When his eyes finally found mine, the world snapped into focus, as if everything around us had dimmed into insignificance. His dark eyes were deep, unreadable pools, carrying the weight of years filled with silence, bitterness, and something far more dangerous. For a fleeting moment, I thought I saw recognition flicker across his face, quickly replaced by something sharper—disdain, perhaps.

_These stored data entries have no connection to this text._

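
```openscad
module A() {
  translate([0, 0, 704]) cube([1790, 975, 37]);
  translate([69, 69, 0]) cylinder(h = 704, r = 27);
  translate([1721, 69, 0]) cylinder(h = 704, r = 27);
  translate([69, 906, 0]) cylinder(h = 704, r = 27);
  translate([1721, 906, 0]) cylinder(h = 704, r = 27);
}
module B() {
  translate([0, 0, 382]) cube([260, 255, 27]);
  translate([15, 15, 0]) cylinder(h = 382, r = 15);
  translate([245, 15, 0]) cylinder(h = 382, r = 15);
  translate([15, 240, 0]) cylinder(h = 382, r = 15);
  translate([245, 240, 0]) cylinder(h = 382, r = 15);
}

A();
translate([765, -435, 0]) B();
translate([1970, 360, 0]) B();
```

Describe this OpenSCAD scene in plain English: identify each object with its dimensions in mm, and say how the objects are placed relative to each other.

A is a rectangular dining table. The top is 1790×975×37 mm with its upper surface at z = 741 mm. It stands on four round legs of 54 mm diameter, each leg's bounding box inset 42 mm from the nearest pair of top edges, running from the floor to the underside of the top.

B is a four-legged stool. The seat is a 260×255×27 mm slab whose top surface is at z = 409 mm; four round legs, each 30 mm in diameter, run from the floor (z = 0) to the underside of the seat, each leg's axis is inset half a diameter from the nearest pair of seat edges (so the leg's bounding box is flush with the corner).

Two stools sit around the table at the −y, +x sides.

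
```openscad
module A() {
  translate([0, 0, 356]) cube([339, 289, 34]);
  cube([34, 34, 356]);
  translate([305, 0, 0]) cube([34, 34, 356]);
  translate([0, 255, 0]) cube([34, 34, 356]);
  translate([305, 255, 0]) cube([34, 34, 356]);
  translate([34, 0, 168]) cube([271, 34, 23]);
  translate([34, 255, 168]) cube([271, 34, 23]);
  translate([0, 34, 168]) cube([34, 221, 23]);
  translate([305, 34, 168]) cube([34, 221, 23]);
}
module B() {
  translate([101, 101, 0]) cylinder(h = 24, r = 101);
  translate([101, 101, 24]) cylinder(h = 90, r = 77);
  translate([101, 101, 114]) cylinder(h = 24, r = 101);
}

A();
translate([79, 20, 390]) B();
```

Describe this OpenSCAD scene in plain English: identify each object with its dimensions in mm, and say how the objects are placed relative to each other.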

The history between our families wasn’t just a feud. It was a scar—a deep, festering wound that had only grown more painful with time. My father, a respected prosecutor, had led the trial against Kay’s father, a man once revered as a genius in the arcane sciences. Kay’s father had pushed the boundaries of magic and science, venturing into realms no one else dared to explore. But then the whispers started. Rumors of experiments that defied nature, devices that could warp reality itself, leaving chaos in their wake.

The trial was infamous—brutal in its precision. My father had left no stone unturned, no shadow unexposed. He presented evidence so horrifying that even the council, known for its cold rationality, had been shaken. Diagrams of impossible machines, notes scrawled in a maddening language that hinted at forces no human should ever control, and the shattered minds of those who had come too close to Kay’s father’s work.

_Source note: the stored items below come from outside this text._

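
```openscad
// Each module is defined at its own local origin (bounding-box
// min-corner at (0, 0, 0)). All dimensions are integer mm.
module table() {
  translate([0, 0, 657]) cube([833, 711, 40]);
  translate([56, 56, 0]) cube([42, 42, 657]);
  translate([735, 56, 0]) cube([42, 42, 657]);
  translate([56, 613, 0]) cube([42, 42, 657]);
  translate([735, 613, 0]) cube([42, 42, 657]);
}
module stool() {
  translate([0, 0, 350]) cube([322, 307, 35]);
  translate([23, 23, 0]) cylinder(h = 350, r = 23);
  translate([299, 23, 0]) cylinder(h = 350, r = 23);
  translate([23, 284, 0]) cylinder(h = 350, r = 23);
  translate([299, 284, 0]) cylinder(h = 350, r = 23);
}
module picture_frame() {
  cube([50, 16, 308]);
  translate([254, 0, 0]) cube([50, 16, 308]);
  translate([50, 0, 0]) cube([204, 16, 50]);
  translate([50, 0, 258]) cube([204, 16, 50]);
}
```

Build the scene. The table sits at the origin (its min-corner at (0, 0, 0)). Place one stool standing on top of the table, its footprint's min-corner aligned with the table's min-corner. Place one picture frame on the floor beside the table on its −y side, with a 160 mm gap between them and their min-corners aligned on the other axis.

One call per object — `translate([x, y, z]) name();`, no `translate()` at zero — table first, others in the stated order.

table();
translate([0, 0, 697]) stool();
translate([0, -176, 0]) picture_frame();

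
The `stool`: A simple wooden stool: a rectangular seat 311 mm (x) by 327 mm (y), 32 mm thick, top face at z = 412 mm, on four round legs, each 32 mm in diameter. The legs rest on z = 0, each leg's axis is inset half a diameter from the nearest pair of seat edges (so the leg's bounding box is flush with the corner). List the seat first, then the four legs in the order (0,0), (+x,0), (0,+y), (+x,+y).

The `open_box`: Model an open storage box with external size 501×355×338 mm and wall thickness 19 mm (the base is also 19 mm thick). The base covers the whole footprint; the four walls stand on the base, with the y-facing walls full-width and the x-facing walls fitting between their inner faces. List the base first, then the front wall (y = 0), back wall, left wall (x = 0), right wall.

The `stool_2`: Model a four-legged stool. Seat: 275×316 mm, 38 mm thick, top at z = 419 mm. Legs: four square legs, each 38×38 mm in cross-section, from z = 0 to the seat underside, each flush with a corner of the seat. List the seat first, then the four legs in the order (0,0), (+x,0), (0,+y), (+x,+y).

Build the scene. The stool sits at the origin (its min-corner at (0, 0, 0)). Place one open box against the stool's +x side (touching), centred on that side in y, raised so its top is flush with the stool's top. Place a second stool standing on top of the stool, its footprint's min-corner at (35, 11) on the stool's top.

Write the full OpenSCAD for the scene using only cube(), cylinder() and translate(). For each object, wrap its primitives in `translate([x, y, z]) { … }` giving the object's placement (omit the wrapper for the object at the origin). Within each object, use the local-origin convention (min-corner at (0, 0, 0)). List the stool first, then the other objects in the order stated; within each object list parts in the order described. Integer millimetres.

translate([0, 0, 380]) cube([311, 327, 32]);
translate([16, 16, 0]) cylinder(h = 380, r = 16);
translate([295, 16, 0]) cylinder(h = 380, r = 16);
translate([16, 311, 0]) cylinder(h = 380, r = 16);
translate([295, 311, 0]) cylinder(h = 380, r = 16);
translate([311, -14, 74]) {
  cube([501, 355, 19]);
  translate([0, 0, 19]) cube([501, 19, 319]);
  translate([0, 336, 19]) cube([501, 19, 319]);
  translate([0, 19, 19]) cube([19, 317, 319]);
  translate([482, 19, 19]) cube([19, 317, 319]);
}
translate([35, 11, 412]) {
  translate([0, 0, 381]) cube([275, 316, 38]);
  cube([38, 38, 381]);
  translate([237, 0, 0]) cube([38, 38, 381]);
  translate([0, 278, 0]) cube([38, 38, 381]);
  translate([237, 278, 0]) cube([38, 38, 381]);
}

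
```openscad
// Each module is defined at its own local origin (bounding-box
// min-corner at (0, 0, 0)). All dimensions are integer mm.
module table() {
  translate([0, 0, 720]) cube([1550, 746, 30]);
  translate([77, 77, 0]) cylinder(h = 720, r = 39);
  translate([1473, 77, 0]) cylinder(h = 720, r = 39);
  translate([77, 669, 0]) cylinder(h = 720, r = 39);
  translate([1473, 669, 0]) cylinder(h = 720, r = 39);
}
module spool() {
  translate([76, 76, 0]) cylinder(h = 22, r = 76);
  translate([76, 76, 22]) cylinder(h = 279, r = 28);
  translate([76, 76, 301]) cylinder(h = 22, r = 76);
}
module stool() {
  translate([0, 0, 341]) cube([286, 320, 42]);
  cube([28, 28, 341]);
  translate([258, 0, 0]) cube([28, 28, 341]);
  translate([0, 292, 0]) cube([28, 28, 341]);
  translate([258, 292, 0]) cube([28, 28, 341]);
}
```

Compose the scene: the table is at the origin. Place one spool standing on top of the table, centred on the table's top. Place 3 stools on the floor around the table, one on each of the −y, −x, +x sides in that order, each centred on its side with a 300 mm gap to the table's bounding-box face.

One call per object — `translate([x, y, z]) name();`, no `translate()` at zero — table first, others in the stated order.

table();
translate([699, 297, 750]) spool();
translate([632, -620, 0]) stool();
translate([-586, 213, 0]) stool();
translate([1850, 213, 0]) stool();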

In the end, the council branded him a madman. His research was confiscated, locked away in vaults where it would never again see the light of day. Worse still, he was condemned to a prison designed not just to hold, but to break—to strip both the body and soul of any hope of escape. A prison that was more a death sentence than any gallows could provide.

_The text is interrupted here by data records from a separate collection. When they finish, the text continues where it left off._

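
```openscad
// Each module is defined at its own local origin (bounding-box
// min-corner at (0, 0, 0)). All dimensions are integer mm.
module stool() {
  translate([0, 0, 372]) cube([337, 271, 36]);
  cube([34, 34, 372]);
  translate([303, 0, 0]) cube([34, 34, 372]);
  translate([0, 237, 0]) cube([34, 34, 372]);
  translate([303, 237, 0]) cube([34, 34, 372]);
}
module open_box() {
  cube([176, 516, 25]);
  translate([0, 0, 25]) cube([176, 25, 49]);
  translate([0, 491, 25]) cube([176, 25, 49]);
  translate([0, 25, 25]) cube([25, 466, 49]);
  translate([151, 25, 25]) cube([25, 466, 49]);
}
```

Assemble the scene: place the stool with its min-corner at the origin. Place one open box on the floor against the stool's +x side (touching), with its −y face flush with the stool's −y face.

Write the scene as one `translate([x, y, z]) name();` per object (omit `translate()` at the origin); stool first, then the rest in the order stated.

stool();
translate([337, 0, 0]) open_box();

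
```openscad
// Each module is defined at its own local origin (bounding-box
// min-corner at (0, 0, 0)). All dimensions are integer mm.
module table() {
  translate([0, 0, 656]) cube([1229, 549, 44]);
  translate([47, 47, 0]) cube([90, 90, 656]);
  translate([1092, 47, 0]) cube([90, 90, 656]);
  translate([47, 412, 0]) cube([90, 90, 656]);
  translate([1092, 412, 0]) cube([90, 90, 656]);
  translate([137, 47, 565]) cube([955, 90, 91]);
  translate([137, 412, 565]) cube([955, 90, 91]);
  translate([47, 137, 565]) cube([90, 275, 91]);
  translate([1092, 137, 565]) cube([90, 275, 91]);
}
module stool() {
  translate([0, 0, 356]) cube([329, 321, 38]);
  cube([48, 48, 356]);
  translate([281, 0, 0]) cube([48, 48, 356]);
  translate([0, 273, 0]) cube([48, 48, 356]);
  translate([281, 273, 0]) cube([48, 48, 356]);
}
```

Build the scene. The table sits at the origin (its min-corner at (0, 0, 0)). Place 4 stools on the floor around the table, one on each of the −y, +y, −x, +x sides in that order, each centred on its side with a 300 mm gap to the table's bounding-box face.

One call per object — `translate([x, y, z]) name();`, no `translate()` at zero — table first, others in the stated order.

table();
translate([450, -621, 0]) stool();
translate([450, 849, 0]) stool();
translate([-629, 114, 0]) stool();
translate([1529, 114, 0]) stool();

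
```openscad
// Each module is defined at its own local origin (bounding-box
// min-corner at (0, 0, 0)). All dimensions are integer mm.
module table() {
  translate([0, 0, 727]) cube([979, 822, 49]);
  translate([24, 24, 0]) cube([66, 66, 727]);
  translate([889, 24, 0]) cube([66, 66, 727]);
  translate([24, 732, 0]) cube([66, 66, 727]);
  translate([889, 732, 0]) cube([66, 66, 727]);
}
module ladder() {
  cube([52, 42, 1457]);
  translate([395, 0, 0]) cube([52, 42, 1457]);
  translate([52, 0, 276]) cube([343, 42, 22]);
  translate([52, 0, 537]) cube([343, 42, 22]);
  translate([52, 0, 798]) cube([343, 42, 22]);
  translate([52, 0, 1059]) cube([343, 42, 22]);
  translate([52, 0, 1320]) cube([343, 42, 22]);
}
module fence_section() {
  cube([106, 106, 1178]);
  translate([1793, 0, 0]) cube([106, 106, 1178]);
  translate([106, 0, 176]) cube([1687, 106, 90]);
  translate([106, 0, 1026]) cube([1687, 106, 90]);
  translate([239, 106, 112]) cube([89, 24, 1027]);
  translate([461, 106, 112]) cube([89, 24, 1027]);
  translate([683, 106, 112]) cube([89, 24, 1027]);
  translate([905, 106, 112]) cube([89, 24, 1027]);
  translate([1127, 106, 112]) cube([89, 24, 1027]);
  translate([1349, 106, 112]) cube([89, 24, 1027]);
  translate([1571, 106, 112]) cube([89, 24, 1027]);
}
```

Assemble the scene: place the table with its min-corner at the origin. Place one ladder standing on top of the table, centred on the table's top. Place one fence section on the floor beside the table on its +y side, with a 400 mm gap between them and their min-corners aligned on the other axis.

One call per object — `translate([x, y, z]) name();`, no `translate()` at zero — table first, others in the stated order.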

That trial had destroyed Kay’s family, and now, all these years later, that destruction lingered between us like a guillotine hanging by a thread. I could feel the tension in the air—a live current humming just beneath the surface.He wasn’t the type to lash out recklessly. No, he was far too clever and patient for that. His hatred ran deeper, wrapping around every fiber of his being, biding its time for the inevitable strike.

Each time our paths crossed, the air thickened with unspoken animosity, with violence simmering just below the surface, waiting to explode. This wasn’t just a personal vendetta; it was something much larger.

It was war.

Kay’s father had been on the verge of something—something so powerful, so dangerous, that it could have changed everything. My father’s actions had cut that potential short, but the remnants of that ambition lived on in Kay.

And he wasn’t just dangerous—he was brilliant, and in my world, brilliance combined with rage was a volatile, terrifying thing.

A storm brewed, dark and inevitable, pulling us both toward a collision neither of us could avoid.It wasn’t a matter of if—only a question of when.Me, my family, our legacy—all would be gone.

As the ceremony continued, I felt an uneasy pull in the air—something dark and magnetic. My pulse quickened. Glancing around, I saw him cutting his way through the crowd, like a shark circling its prey. Magnificent, but terrifying. And I knew all too well that I was the prey, waiting for the strike.